A few years ago, Justin Bieber came out with an album called “Believe.” (Yes, I’m writing about the Bieber. He’s made some very interesting comments about his own faith recently and has a new album ready to drop soon, so I’m glad to give him a bit of attention.) The album title wasn’t a major stretch, since his fans call themselves Beliebers.
As I’ve thought about Beliebers, I’ve realized that they’ve got a lot to teach me about the nature of belief. Because there is so much in what they live out in their belief in the Biebs that exceeds my lived-out belief in Jesus.
To believe is to worship. It should be obvious that Justin Bieber is a poor divinity. He sings about relationship, but he offers none. He is handsome but aloof. But the beauty of his voice and face are enough to draw in devotees, and his fans offer him their adoration.
All true believers are worshipers. When we believe, we exalt the one we believe in. We offer our money, our time, our devotion. We offer the very substance of our lives — our souls — to the one we believe in.
To believe is to identify with and suffer for. We call ourselves by their names. We suffer ridicule for associating ourselves with them. And believe me, Beliebers name themselves as such and suffer for it. The attempted shaming that other kids tried to heap on my daughter and her friends for their allegiance to the Biebs when she was in middle school was horrifying in its scorn.

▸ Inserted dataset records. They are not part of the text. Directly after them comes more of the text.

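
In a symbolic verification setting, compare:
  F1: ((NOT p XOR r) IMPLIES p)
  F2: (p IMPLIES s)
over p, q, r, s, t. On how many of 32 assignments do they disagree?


F1 = ((NOT p XOR r) IMPLIES p)
F2 = (p IMPLIES s)
Evaluate both on each of 32 rows (bits = p,q,r,s,t):
  row 0 [00000]: F1=0 F2=1 (differ) -> 1
  row 1 [00001]: F1=0 F2=1 (differ) -> 1
  row 2 [00010]: F1=0 F2=1 (differ) -> 1
  row 3 [00011]: F1=0 F2=1 (differ) -> 1
  row 4 [00100]: F1=1 F2=1 -> 0
  row 5 [00101]: F1=1 F2=1 -> 0
  row 6 [00110]: F1=1 F2=1 -> 0
  row 7 [00111]: F1=1 F2=1 -> 0
  row 8 [01000]: F1=0 F2=1 (differ) -> 1
  row 9 [01001]: F1=0 F2=1 (differ) -> 1
  row 10 [01010]: F1=0 F2=1 (differ) -> 1
  row 11 [01011]: F1=0 F2=1 (differ) -> 1
  row 12 [01100]: F1=1 F2=1 -> 0
  row 13 [01101]: F1=1 F2=1 -> 0
  row 14 [01110]: F1=1 F2=1 -> 0
  row 15 [01111]: F1=1 F2=1 -> 0
  row 16 [10000]: F1=1 F2=0 (differ) -> 1
  row 17 [10001]: F1=1 F2=0 (differ) -> 1
  row 18 [10010]: F1=1 F2=1 -> 0
  row 19 [10011]: F1=1 F2=1 -> 0
  row 20 [10100]: F1=1 F2=0 (differ) -> 1
  row 21 [10101]: F1=1 F2=0 (differ) -> 1
  row 22 [10110]: F1=1 F2=1 -> 0
  row 23 [10111]: F1=1 F2=1 -> 0
  row 24 [11000]: F1=1 F2=0 (differ) -> 1
  row 25 [11001]: F1=1 F2=0 (differ) -> 1
  row 26 [11010]: F1=1 F2=1 -> 0
  row 27 [11011]: F1=1 F2=1 -> 0
  row 28 [11100]: F1=1 F2=0 (differ) -> 1
  row 29 [11101]: F1=1 F2=0 (differ) -> 1
  row 30 [11110]: F1=1 F2=1 -> 0
  row 31 [11111]: F1=1 F2=1 -> 0
Full result column, 8 rows per line (p,q fixed per line; r,s,t runs 000..111 left to right):
  rows 0-7 [p,q=00]: 11110000  (ones: 4)
  rows 8-15 [p,q=01]: 11110000  (ones: 4)
  rows 16-23 [p,q=10]: 11001100  (ones: 4)
  rows 24-31 [p,q=11]: 11001100  (ones: 4)
Disagreements = 4+4+4+4 = 16

16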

But here’s the amazing thing: They endured it gladly and without turning away from it.
True believers find that mockery only sharpens their adherence to the one they believe in. To suffer for the Jesus who suffered for us creates and even tighter bond and we become that much more closely identified with him. The earliest Christians picked up the name “Christian” not by their own choosing but because they talked about and were so identified with Jesus the Messiah (Christos or Christ in Greek) that people began calling them Christians or Christ-people (Acts 11:26). And they actually thanked God for considering them worthy to suffer for the name of Jesus (Acts 5:41).
To believe is to immerse in. We read about them. We talk about them. We sing about them. We are baptized into them, immersing ourselves into a world shaped by them.
My daughter put posters of Justin on her walls and surrounded herself with his music. She kept up with the latest news on him and her phone was filled with screen shots of the elfin lad.
True believers are literally baptized into our faith and we metaphorically rebaptize ourselves through a continual immersion in prayer and Scripture and mission and gathered worship with other believers. There is a sense that our whole lives are soaked and drenched with our God.
To believe is to orient toward. We turn our backs on all kinds of people and things whether we do so consciously or not. But believers orient our lives toward the one we adore. We move in their direction.
Part of this orientation is repentance. To repent is to change direction. To change thinking. The direction of our lives and of our minds points toward the one we believe in like a compass needle toward the north.
In the old video game PacMan, you played the game by gobbling up little yellow dots with your large-mouth circular game figure. Beliebers similarly orient themselves toward and gobble up any new bit of Justin that is set before them. And new song. A new interview. A new tour. A new article, even if it isn’t flattering. At the same time that they’re consuming all that is Bieber, they’re not doing the same with others. There’s only so much time and mindspace and the more we devote to The One, the less we have for others.
To be a Christian is to be a Jesus follower. That means an orientation toward and a movement in a Jesus direction. This also means a rejection of anything that moves us away from Jesus, which is the meaning of repentance. With every Yes said to Jesus, there is an equal No said to anything that would move us away from following him. To look at him means not looking elsewhere.
One of my favorite biblical stories is Peter walking on the water (Matthew 14:22-33). His focus is so intent on Jesus that he’s able to do what Jesus is doing, the otherwise impossible. But when he turns his attention away from Jesus, he begins to sink.
Yes, true belief loses its focused orientation from time to time, but it always turns it back to the one it adores and is lifted up again.